AI reads cached docs, generates implementation matching documented APIs, reduces trial-and-error cycles.
RTFM Before Features
Make reading documentation a required practice, not optional:
Planning phase:
- Identify dependencies/APIs needed
- Fetch and cache relevant documentation
- Read critically (note gaps, inconsistencies, open questions)
SPEC.md phase:
- Reference specific documentation sections
- Note external contract requirements
- Document assumptions based on reading
Implementation phase:
- Provide cached docs to AI as context
- Reference while implementing
- Validate behavior matches documentation
Troubleshooting phase:
- Re-read cached docs before debugging
- Refresh cache if docs suspected stale
- Update learning documents with discoveries
The principle: Reading is not optional.
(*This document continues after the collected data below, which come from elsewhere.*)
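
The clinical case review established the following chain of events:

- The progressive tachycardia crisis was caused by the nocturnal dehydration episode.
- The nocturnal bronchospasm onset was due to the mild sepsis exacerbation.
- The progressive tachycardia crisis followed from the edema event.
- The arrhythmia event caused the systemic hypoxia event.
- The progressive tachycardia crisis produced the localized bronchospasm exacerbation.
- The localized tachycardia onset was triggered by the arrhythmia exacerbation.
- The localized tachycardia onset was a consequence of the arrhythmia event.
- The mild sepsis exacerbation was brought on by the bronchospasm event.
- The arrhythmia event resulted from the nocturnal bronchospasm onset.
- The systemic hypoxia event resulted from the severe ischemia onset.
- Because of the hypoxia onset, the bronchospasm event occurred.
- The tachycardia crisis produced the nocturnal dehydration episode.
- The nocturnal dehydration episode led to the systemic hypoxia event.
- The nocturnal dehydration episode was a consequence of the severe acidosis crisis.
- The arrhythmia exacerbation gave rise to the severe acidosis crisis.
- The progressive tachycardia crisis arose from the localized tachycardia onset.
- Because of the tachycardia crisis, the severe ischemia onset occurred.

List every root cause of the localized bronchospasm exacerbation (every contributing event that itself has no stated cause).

the arrhythmia exacerbation, the edema event, the hypoxia onset, the tachycardia crisis

Tracing upstream from the localized bronchospasm exacerbation: the localized bronchospasm exacerbation ← the progressive tachycardia crisis ← the localized tachycardia onset ← the arrhythmia event ← the nocturnal bronchospasm onset ← the mild sepsis exacerbation ← the bronchospasm event ← the hypoxia onset.
A separate upstream branch: the localized bronchospasm exacerbation ← the progressive tachycardia crisis ← the localized tachycardia onset ← the arrhythmia exacerbation.
A separate upstream branch: the localized bronchospasm exacerbation ← the progressive tachycardia crisis ← the nocturnal dehydration episode ← the tachycardia crisis.
A separate upstream branch: the localized bronchospasm exacerbation ← the progressive tachycardia crisis ← the edema event.
Each of those chain origins has no stated cause.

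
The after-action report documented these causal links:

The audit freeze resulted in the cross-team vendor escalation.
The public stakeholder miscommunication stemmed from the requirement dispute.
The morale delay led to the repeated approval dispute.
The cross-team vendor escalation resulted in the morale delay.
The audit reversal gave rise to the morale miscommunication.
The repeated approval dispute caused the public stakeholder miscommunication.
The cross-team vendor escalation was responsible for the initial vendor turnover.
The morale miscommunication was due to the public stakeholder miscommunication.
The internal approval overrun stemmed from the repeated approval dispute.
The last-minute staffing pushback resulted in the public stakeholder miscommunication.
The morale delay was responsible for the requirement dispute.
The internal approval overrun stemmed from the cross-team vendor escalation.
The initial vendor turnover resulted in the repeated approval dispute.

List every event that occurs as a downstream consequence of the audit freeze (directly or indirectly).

the cross-team vendor escalation, the initial vendor turnover, the internal approval overrun, the morale delay, the morale miscommunication, the public stakeholder miscommunication, the repeated approval dispute, the requirement dispute

Direct effects: the cross-team vendor escalation.
2 steps out: the initial vendor turnover, the morale delay, the internal approval overrun.
3 steps out: the repeated approval dispute, the requirement dispute.
4 steps out: the public stakeholder miscommunication.
5 steps out: the morale miscommunication.
Not reachable from it: the audit reversal, the last-minute staffing pushback.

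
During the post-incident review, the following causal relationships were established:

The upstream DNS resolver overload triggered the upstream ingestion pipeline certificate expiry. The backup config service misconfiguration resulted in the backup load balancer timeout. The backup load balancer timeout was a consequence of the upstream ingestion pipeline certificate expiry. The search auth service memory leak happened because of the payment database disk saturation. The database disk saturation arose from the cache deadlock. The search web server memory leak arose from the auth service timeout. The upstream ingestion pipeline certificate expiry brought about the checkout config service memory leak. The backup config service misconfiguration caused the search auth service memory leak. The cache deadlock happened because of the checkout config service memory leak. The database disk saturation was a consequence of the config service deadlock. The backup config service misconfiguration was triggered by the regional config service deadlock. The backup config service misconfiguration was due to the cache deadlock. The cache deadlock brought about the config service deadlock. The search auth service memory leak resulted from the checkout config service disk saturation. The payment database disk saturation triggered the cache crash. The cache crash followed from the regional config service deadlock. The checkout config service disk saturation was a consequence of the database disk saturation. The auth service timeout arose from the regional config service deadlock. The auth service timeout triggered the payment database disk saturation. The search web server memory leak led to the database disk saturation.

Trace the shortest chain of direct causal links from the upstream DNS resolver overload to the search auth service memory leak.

the upstream DNS resolver overload → the upstream ingestion pipeline certificate expiry → the checkout config service memory leak → the cache deadlock → the backup config service misconfiguration → the search auth service memory leak

the upstream DNS resolver overload → the upstream ingestion pipeline certificate expiry
the upstream ingestion pipeline certificate expiry → the checkout config service memory leak
the checkout config service memory leak → the cache deadlock
the cache deadlock → the backup config service misconfiguration
the backup config service misconfiguration → the search auth service memory leak
Length: 5 steps.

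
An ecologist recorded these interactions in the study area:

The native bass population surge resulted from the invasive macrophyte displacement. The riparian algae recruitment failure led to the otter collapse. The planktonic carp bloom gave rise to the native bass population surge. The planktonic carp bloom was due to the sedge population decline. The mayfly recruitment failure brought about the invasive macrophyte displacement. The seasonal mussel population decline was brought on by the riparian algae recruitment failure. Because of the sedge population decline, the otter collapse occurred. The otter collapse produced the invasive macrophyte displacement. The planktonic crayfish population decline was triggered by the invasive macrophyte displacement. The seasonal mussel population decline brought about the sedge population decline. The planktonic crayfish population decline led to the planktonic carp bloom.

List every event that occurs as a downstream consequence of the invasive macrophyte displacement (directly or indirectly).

Direct effects: the planktonic crayfish population decline, the native bass population surge.
2 steps out: the planktonic carp bloom.
Not reachable from it: the riparian algae recruitment failure, the seasonal mussel population decline, the sedge population decline, the otter collapse, the mayfly recruitment failure.

the native bass population surge, the planktonic carp bloom, the planktonic crayfish population decline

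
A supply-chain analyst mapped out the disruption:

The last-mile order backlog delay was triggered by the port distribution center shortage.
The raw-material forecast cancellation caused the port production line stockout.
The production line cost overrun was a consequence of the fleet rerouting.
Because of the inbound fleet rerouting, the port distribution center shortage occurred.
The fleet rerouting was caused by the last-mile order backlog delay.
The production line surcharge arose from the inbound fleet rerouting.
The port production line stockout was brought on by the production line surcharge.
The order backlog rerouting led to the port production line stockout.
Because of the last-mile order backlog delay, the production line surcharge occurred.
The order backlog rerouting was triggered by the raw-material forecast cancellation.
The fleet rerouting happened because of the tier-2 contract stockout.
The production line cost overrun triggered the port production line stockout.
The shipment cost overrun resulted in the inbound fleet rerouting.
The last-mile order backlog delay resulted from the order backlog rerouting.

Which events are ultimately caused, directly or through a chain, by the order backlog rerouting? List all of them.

the fleet rerouting, the last-mile order backlog delay, the port production line stockout, the production line cost overrun, the production line surcharge

Direct effects: the last-mile order backlog delay, the port production line stockout.
2 steps out: the production line surcharge, the fleet rerouting.
3 steps out: the production line cost overrun.
Not reachable from it: the raw-material forecast cancellation, the shipment cost overrun, the tier-2 contract stockout, the inbound fleet rerouting, the port distribution center shortage.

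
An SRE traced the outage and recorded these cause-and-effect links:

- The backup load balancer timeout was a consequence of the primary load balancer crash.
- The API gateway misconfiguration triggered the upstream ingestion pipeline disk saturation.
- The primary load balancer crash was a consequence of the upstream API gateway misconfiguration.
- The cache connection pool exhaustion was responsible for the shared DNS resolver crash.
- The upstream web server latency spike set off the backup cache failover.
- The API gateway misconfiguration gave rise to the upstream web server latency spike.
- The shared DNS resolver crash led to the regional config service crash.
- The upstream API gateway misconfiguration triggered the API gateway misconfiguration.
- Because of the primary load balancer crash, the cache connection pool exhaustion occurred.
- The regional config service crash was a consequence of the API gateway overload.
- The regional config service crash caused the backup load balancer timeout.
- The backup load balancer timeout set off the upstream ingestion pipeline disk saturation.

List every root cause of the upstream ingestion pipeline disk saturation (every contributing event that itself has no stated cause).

the API gateway overload, the upstream API gateway misconfiguration

Tracing upstream from the upstream ingestion pipeline disk saturation: the upstream ingestion pipeline disk saturation ← the API gateway misconfiguration ← the upstream API gateway misconfiguration.
A separate upstream branch: the upstream ingestion pipeline disk saturation ← the backup load balancer timeout ← the regional config service crash ← the API gateway overload.
Each of those chain origins has no stated cause.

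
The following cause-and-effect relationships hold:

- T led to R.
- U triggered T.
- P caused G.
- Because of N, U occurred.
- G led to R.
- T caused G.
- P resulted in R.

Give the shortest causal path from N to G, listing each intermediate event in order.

N → U
U → T
T → G
Length: 3 steps.

N → U → T → G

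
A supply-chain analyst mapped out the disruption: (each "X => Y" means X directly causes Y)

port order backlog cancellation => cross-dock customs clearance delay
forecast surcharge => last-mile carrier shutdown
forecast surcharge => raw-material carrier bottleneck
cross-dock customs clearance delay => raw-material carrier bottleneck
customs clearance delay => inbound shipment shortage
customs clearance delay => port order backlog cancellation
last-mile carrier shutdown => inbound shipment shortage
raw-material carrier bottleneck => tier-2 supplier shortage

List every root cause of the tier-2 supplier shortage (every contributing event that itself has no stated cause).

Tracing upstream from the tier-2 supplier shortage: the tier-2 supplier shortage ← the raw-material carrier bottleneck ← the forecast surcharge.
A separate upstream branch: the tier-2 supplier shortage ← the raw-material carrier bottleneck ← the cross-dock customs clearance delay ← the port order backlog cancellation ← the customs clearance delay.
Each of those chain origins has no stated cause.

the customs clearance delay, the forecast surcharge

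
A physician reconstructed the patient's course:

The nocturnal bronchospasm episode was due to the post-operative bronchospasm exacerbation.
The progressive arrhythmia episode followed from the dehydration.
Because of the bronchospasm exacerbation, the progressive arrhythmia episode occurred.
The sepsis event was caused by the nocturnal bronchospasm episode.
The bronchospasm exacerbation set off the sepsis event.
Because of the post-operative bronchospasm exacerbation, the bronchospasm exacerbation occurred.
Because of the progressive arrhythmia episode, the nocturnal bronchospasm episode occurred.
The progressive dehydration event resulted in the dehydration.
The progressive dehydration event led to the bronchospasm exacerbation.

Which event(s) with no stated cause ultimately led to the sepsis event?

the post-operative bronchospasm exacerbation, the progressive dehydration event

Tracing upstream from the sepsis event: the sepsis event ← the bronchospasm exacerbation ← the progressive dehydration event.
A separate upstream branch: the sepsis event ← the bronchospasm exacerbation ← the post-operative bronchospasm exacerbation.
Each of those chain origins has no stated cause.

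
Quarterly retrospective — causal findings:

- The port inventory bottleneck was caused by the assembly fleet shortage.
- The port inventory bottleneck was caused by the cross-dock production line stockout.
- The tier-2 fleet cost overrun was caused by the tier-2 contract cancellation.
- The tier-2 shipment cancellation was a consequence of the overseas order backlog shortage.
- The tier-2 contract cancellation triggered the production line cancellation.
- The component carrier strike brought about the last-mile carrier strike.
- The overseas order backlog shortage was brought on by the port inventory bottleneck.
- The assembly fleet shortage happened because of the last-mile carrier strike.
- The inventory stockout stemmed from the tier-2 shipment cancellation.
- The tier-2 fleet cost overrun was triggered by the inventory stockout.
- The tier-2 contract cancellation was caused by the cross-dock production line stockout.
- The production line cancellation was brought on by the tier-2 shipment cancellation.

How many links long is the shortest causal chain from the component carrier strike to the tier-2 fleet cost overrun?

Shortest chain: the component carrier strike → the last-mile carrier strike → the assembly fleet shortage → the port inventory bottleneck → the overseas order backlog shortage → the tier-2 shipment cancellation → the inventory stockout → the tier-2 fleet cost overrun.

7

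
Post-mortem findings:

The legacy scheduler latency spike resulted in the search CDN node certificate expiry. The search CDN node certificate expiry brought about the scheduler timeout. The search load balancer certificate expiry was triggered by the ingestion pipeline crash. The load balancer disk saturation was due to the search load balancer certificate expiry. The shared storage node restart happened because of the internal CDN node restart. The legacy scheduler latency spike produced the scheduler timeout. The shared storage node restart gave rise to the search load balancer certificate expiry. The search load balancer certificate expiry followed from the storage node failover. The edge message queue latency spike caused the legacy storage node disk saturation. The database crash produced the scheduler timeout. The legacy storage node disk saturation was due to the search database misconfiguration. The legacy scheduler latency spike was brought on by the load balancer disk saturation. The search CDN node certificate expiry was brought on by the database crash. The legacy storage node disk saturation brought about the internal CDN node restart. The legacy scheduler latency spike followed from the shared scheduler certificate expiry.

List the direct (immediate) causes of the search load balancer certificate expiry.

Upstream contributors include the edge message queue latency spike, the search database misconfiguration, the legacy storage node disk saturation, the internal CDN node restart, but only the ingestion pipeline crash, the shared storage node restart, the storage node failover feed directly into the search load balancer certificate expiry.

the ingestion pipeline crash, the shared storage node restart, the storage node failover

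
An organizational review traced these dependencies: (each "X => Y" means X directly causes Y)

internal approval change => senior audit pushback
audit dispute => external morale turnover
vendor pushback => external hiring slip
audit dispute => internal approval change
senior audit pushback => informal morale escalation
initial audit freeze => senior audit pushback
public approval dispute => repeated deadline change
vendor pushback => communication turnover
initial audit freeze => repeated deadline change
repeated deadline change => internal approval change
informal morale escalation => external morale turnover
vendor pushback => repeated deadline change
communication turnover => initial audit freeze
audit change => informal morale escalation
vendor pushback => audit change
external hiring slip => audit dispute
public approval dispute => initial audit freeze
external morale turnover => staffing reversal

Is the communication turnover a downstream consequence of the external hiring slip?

The external hiring slip leads to the audit dispute, the internal approval change, the senior audit pushback, the informal morale escalation, the external morale turnover, the staffing reversal; the communication turnover is not among them.

No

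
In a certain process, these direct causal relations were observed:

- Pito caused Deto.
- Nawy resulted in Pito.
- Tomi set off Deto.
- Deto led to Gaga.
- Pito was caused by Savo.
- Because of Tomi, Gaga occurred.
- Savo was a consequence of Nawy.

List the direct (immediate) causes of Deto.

Upstream contributors include Nawy, Savo, but only Pito, Tomi feed directly into Deto.

Pito, Tomi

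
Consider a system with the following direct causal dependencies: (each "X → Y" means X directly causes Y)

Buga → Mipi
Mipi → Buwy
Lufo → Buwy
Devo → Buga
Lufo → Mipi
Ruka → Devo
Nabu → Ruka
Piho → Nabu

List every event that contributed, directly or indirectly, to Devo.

Nabu, Piho, Ruka

Immediate cause of Devo: Ruka.
Further upstream: Piho, Nabu.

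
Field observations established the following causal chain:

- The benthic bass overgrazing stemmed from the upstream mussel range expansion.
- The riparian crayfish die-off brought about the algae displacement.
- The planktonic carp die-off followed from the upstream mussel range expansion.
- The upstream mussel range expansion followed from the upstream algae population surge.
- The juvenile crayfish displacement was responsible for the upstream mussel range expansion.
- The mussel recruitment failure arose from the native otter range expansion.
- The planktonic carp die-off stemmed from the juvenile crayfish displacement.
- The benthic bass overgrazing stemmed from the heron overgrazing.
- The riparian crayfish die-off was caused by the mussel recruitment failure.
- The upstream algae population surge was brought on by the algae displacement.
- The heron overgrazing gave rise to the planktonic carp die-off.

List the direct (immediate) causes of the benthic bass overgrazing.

Upstream contributors include the native otter range expansion, the mussel recruitment failure, the riparian crayfish die-off, the algae displacement, the juvenile crayfish displacement, the upstream algae population surge, but only the heron overgrazing, the upstream mussel range expansion feed directly into the benthic bass overgrazing.

the heron overgrazing, the upstream mussel range expansion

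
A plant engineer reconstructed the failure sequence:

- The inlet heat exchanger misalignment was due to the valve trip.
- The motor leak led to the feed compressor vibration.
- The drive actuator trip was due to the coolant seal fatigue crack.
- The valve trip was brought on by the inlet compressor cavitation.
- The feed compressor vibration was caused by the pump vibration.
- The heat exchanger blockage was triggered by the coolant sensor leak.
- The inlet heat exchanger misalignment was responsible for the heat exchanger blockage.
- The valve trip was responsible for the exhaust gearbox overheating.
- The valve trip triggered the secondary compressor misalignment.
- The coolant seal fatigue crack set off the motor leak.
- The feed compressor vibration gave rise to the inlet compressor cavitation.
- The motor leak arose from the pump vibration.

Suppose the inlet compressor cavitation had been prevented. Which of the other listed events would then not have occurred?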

External knowledge is as important as internal design.
Maintaining Learning Documents
Learning documents are living artifacts during Research mode, stable references afterward:
During active research:
- Update frequently as understanding deepens
- Add cross-references between related documents
- Spawn open questions as gaps discovered
- Mark sections with confidence levels if uncertain
After research phase:
- Serve as stable reference material
- Update only when external sources change
- Validate against Discovery findings (mark divergences)
- Archive outdated information rather than deleting
Update triggers:
- Dependency version upgrades
- External documentation corrections
- Discovery mode findings contradict theory
- Integration reveals undocumented behavior
Learning documents bridge external knowledge and experimental validation. They're neither code nor static reference—they're curated knowledge.
Anti-Patterns
Don't:
- Copy-paste documentation verbatim (condense and attribute instead)
- Skip attribution (always link sources)
- Mix external theory with experimental findings (separate concerns)
- Let cached documentation become stale unknowingly
- Cache documentation you'll never reference again
Do:
- Condense external sources into essential concepts
- Attribute sources clearly and completely
- Keep external knowledge separate from experimental findings
- Refresh caches when troubleshooting or upgrading
- Cache selectively (high-value documentation only)
The balance: Comprehensive coverage of what matters, sparse coverage of what doesn't.
Tools and Automation
Projects often develop custom tooling for documentation management:
Example patterns:
# Fetch and cache wiki page
./tools/fetch-wiki.sh PageName
# Add attribution footer to learning doc
./tools/add-attribution.pl learnings/feature.md
# Check for stale cached documentation
./tools/check-cache-freshness.sh
These tools reduce friction in the research workflow. Build them when repetition emerges.
External knowledge capture is the foundation of Research mode. Done well, it prevents false starts, enables AI-assisted implementation, and creates durable reference material for the project lifecycle.